I knew things couldn’t keep going smooth for very long. Tom Varner stepped in front of us as we approached the door, blocking it, feet wide, arms akimbo. As usual, he wanted to bump somebody, and he was still sore because Alex and I doubleteamed him back in October. I could feel Bill tense up beside me, and I tried not even to break stride as we neared him. I said, “Let's take him!” in a quick, harsh whisper. We got him from both sides, thrusting our arms through his, and his fat-tomato face came apart in a flaccid autonomic droop, his fighting response just barely muffled by the ease and surprise of the attack. We dragged him stiff-legged, like policemen hustling a demonstrator toward a paddy wagon, and rammed his salt-and-pepper head against the corrugated metal wall. Goddam, you would have thought a truck had hit the wall, it made a hell of a noise, but didn’t do much damage to Tom. Bill chopped him behind the ear and that put him to sleep. Sam Ballas cheered; he hated Tom’s bully-guts, and so did most people who knew him. One of the provost robots castered over to us at once, requesting retinograph tapes of the incident. Big deal—citizens had long ago realized that they had to rely on themselves for protection; now we were about to be detained for roughing up one of the community bad guys. Sam left his place in line to speak loudly in our defense. He bonded himself in our advocacy, and fluxed on his I.D. beside ours on the warrant: CITIZEN VARNER VIOLATED PUBLIC SPACE AND MADE A PROVOCATIVE MOVE, the warrant read—shit, men had drawn pistols over lesser matters.
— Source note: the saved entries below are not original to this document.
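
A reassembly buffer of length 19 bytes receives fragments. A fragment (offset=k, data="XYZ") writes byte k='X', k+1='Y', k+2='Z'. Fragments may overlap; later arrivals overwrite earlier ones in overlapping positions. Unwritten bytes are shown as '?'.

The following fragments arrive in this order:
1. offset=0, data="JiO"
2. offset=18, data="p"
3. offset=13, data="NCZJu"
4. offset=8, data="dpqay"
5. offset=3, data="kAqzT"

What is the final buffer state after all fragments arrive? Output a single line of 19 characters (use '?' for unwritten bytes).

Fragment 1: offset=0 data="JiO" -> buffer=JiO????????????????
Fragment 2: offset=18 data="p" -> buffer=JiO???????????????p
Fragment 3: offset=13 data="NCZJu" -> buffer=JiO??????????NCZJup
Fragment 4: offset=8 data="dpqay" -> buffer=JiO?????dpqayNCZJup
Fragment 5: offset=3 data="kAqzT" -> buffer=JiOkAqzTdpqayNCZJup

Answer: JiOkAqzTdpqayNCZJup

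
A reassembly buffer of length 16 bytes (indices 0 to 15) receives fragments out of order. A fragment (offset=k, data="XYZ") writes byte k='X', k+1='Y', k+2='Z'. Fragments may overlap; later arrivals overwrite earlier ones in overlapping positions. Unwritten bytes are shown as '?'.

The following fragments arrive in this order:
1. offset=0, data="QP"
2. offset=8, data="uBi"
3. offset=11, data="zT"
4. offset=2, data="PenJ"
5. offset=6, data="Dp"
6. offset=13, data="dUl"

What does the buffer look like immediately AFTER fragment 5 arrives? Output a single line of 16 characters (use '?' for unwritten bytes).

Fragment 1: offset=0 data="QP" -> buffer=QP??????????????
Fragment 2: offset=8 data="uBi" -> buffer=QP??????uBi?????
Fragment 3: offset=11 data="zT" -> buffer=QP??????uBizT???
Fragment 4: offset=2 data="PenJ" -> buffer=QPPenJ??uBizT???
Fragment 5: offset=6 data="Dp" -> buffer=QPPenJDpuBizT???

Answer: QPPenJDpuBizT???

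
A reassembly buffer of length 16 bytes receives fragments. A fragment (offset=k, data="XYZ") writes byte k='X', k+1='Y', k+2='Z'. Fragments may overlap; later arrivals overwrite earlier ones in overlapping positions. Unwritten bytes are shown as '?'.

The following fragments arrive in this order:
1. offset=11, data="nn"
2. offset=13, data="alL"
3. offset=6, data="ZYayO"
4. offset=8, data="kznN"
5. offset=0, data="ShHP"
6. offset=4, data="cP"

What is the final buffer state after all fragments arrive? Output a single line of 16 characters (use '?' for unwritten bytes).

Answer: ShHPcPZYkznNnalL

Derivation:
Fragment 1: offset=11 data="nn" -> buffer=???????????nn???
Fragment 2: offset=13 data="alL" -> buffer=???????????nnalL
Fragment 3: offset=6 data="ZYayO" -> buffer=??????ZYayOnnalL
Fragment 4: offset=8 data="kznN" -> buffer=??????ZYkznNnalL
Fragment 5: offset=0 data="ShHP" -> buffer=ShHP??ZYkznNnalL
Fragment 6: offset=4 data="cP" -> buffer=ShHPcPZYkznNnalL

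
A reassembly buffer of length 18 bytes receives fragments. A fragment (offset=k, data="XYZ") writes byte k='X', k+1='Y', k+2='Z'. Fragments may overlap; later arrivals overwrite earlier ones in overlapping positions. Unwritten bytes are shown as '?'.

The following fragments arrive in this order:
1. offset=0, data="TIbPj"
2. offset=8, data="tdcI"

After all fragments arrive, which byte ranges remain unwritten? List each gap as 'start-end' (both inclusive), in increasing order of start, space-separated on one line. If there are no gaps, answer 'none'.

Answer: 5-7 12-17

Derivation:
Fragment 1: offset=0 len=5
Fragment 2: offset=8 len=4
Gaps: 5-7 12-17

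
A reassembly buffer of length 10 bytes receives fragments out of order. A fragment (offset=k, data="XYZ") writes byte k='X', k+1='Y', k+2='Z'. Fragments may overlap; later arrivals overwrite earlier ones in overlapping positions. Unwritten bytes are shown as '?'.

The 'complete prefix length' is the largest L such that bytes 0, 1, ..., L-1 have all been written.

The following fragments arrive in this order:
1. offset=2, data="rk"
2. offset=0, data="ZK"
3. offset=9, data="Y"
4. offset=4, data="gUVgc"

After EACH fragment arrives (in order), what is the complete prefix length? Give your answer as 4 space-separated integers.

Answer: 0 4 4 10

Derivation:
Fragment 1: offset=2 data="rk" -> buffer=??rk?????? -> prefix_len=0
Fragment 2: offset=0 data="ZK" -> buffer=ZKrk?????? -> prefix_len=4
Fragment 3: offset=9 data="Y" -> buffer=ZKrk?????Y -> prefix_len=4
Fragment 4: offset=4 data="gUVgc" -> buffer=ZKrkgUVgcY -> prefix_len=10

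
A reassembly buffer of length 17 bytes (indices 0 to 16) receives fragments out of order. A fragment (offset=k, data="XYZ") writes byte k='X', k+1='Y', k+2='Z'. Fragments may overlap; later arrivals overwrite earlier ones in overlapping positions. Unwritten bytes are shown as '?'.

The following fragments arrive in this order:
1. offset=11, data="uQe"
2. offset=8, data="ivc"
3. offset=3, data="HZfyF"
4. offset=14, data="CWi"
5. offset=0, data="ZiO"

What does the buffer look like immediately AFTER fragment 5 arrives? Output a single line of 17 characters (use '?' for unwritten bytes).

Fragment 1: offset=11 data="uQe" -> buffer=???????????uQe???
Fragment 2: offset=8 data="ivc" -> buffer=????????ivcuQe???
Fragment 3: offset=3 data="HZfyF" -> buffer=???HZfyFivcuQe???
Fragment 4: offset=14 data="CWi" -> buffer=???HZfyFivcuQeCWi
Fragment 5: offset=0 data="ZiO" -> buffer=ZiOHZfyFivcuQeCWi

Answer: ZiOHZfyFivcuQeCWi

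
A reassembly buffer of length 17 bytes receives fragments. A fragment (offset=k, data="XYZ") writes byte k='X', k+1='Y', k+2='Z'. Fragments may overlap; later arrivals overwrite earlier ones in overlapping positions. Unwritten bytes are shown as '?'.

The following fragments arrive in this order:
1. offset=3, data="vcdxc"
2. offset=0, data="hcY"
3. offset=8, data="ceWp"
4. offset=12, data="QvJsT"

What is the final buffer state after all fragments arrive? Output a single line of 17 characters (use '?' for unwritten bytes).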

About half the people in our neighborhood carried sidearms.

“Kin ah hev his snuff?” old Jock Tait asked the provobot, reaching for Tom’s vest pocket. Before the bot could muster a response, Jock had the small bag open and slipped a pinch of the snuff under his lip. Of all the crazy things, somebody started playing the Variations on the Star-Spangled Banner, full volume, on a portable cassette player, and I remembered the stories about circus musicians playing Stars and Stripes Forever when trouble started on the midway. Bill and I tended briefly to Tom, who seemed not to know what the hell was going on—“Stand at attention, you shitheads,” he muttered, “hit’s the national fuckin’ anthem—” We decided to leave before Tom recovered his senses. The Judicial Bank would process the case. If we lost, our food rations would be reduced. If we won, nothing would happen. Poor Tom: like most of the gladiator types, he had nothing to do with his aggression; it was a maladaptive trait pattern.